Changes Proposed at Planning Board to Commercial Zoning

The planning department is in the very early stages of creating a Commercial Performance Zone (CPZ) that would replace the existing Route 102 and Route 28 Performance Overlay Zones and subsume the current C-I and C-II commercial districts into this new zone. As proposed, the CPZ would be adopted as an Innovative Land Use Control under New Hampshire RSA 674:21. If approved, planning waivers for projects in the CPZ would evaluated by the Planning Board instead of the Zoning Board of Adjustment (ZBA).

Town Planner Colleen Mailloux introduced an initial draft of the proposal at a recent Planning Board meeting.

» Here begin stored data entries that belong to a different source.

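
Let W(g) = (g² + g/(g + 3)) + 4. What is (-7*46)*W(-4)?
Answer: -7728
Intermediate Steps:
W(g) = 4 + g² + g/(3 + g) (W(g) = (g² + g/(3 + g)) + 4 = 4 + g² + g/(3 + g))
(-7*46)*W(-4) = (-7*46)*((12 + (-4)³ + 3*(-4)² + 5*(-4))/(3 - 4)) = -322*(12 - 64 + 3*16 - 20)/(-1) = -(-322)*(12 - 64 + 48 - 20) = -(-322)*(-24) = -322*24 = -7728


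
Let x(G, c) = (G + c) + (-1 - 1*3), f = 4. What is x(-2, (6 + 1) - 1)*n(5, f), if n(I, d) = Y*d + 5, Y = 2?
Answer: 0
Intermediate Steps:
n(I, d) = 5 + 2*d (n(I, d) = 2*d + 5 = 5 + 2*d)
x(G, c) = -4 + G + c (x(G, c) = (G + c) + (-1 - 3) = (G + c) - 4 = -4 + G + c)
x(-2, (6 + 1) - 1)*n(5, f) = (-4 - 2 + ((6 + 1) - 1))*(5 + 2*4) = (-4 - 2 + (7 - 1))*(5 + 8) = (-4 - 2 + 6)*13 = 0*13 = 0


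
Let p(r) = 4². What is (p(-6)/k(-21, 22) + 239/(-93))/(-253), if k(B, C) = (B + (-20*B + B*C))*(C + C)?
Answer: 55333/5435199 ≈ 0.010180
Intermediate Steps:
p(r) = 16
k(B, C) = 2*C*(-19*B + B*C) (k(B, C) = (-19*B + B*C)*(2*C) = 2*C*(-19*B + B*C))
(p(-6)/k(-21, 22) + 239/(-93))/(-253) = (16/((2*(-21)*22*(-19 + 22))) + 239/(-93))/(-253) = (16/((2*(-21)*22*3)) + 239*(-1/93))*(-1/253) = (16/(-2772) - 239/93)*(-1/253) = (16*(-1/2772) - 239/93)*(-1/253) = (-4/693 - 239/93)*(-1/253) = -55333/21483*(-1/253) = 55333/5435199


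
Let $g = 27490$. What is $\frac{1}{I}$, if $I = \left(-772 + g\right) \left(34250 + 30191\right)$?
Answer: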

According to Mailloux, “The CPZ would incorporate many of the same, or stricter, standards of the old overlay district, but would allow for additional flexibility for allowed uses in the Route 102 and Route 28 corridors.” That flexibility comes in the form of lattitude given to the Planning Board to review waivers in the context of the entire project on the proposed site. No changes are proposed to the Conservation Overlay District rules, so those rules would still apply for any properties in the CPZ.

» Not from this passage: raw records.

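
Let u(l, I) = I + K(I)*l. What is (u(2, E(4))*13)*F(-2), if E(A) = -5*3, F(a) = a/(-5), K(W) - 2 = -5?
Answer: -546/5 ≈ -109.20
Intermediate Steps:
K(W) = -3 (K(W) = 2 - 5 = -3)
F(a) = -a/5 (F(a) = a*(-⅕) = -a/5)
E(A) = -15
u(l, I) = I - 3*l
(u(2, E(4))*13)*F(-2) = ((-15 - 3*2)*13)*(-⅕*(-2)) = ((-15 - 6)*13)*(⅖) = -21*13*(⅖) = -273*⅖ = -546/5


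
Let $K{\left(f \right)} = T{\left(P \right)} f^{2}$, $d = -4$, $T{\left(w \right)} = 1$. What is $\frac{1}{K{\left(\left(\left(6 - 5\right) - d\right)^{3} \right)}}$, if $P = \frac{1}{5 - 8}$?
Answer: $\frac{1}{15625} \approx 6.4 \cdot 10^{-5}$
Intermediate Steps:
$P = - \frac{1}{3}$ ($P = \frac{1}{-3} = - \frac{1}{3} \approx -0.33333$)
$K{\left(f \right)} = f^{2}$ ($K{\left(f \right)} = 1 f^{2} = f^{2}$)
$\frac{1}{K{\left(\left(\left(6 - 5\right) - d\right)^{3} \right)}} = \frac{1}{\left(\left(\left(6 - 5\right) - -4\right)^{3}\right)^{2}} = \frac{1}{\left(\left(\left(6 - 5\right) + 4\right)^{3}\right)^{2}} = \frac{1}{\left(\left(1 + 4\right)^{3}\right)^{2}} = \frac{1}{\left(5^{3}\right)^{2}} = \frac{1}{125^{2}} = \frac{1}{15625}$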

She stressed that the goal of the CPZ is to simplify regulations and provide consistency in zoning in commercial areas. Currently, the zoning map of Londonderry shows many areas where C-I zoned parcels are mixed in with C-II zoned parcels. The CPZ would put all C-I and C-II parcels under the CPZ regulation.

Mailloux summarized the differences between the new CPZ and current regulation for C-1 and C-II zoned properties in regards to the existing Route 102 and Route 28 Performance Overlay Zones. The most substantial differences relate to size of buildings that would be allowed in the CPZ zone. The maximum building height would be reduced to 45 feet from 50 feet under current regulations. However, the maximum footprint allowed for a building as a percentage of the total property size would no longer be capped at 25%. Maillhoux pointed out that while the footprint could be larger, the regulations limiting the amount of impervious surface, required road setbacks and necessary vegetation would remain in place limiting the practical footprint.

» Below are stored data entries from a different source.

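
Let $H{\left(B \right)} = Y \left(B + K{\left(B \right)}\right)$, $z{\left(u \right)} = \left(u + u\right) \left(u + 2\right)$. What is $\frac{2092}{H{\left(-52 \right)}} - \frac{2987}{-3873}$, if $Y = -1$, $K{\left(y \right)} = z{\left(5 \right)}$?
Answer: $- \frac{1341425}{11619} \approx -115.45$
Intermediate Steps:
$z{\left(u \right)} = 2 u \left(2 + u\right)$
$K{\left(y \right)} = 70$ ($K{\left(y \right)} = 2 \cdot 5 \left(2 + 5\right) = 2 \cdot 5 \cdot 7 = 70$)
$H{\left(B \right)} = -70 - B$ ($H{\left(B \right)} = - (B + 70) = - (70 + B) = -70 - B$)
$\frac{2092}{H{\left(-52 \right)}} - \frac{2987}{-3873} = \frac{2092}{-70 - -52} - \frac{2987}{-3873} = \frac{2092}{-70 + 52} - - \frac{2987}{3873} = \frac{2092}{-18} + \frac{2987}{3873} = 2092 \left(- \frac{1}{18}\right) + \frac{2987}{3873} = - \frac{1046}{9} + \frac{2987}{3873} = - \frac{1341425}{11619}$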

Planning Board members expressed concern that if they granted a specific waiver for one development they would be obligated to allow it for all other developments. Maillhoux assured them that this typically would not be the case. If there were substantive differences between projects because the Planning Board would be reviewing waivers in the content of that specific project, these would not set precedents.

In the coming months, the Planning Department will continue to get input from the Planning Board. There will be public information sessions and discussions with affected property owners. After collecting this input, the Planning Department will prepare final language for consideration by the Planning Board which will hold a formal public hearing. The Planning Board would then make a recommendation to the Town Council which will ultimately vote to approve or reject the new zone.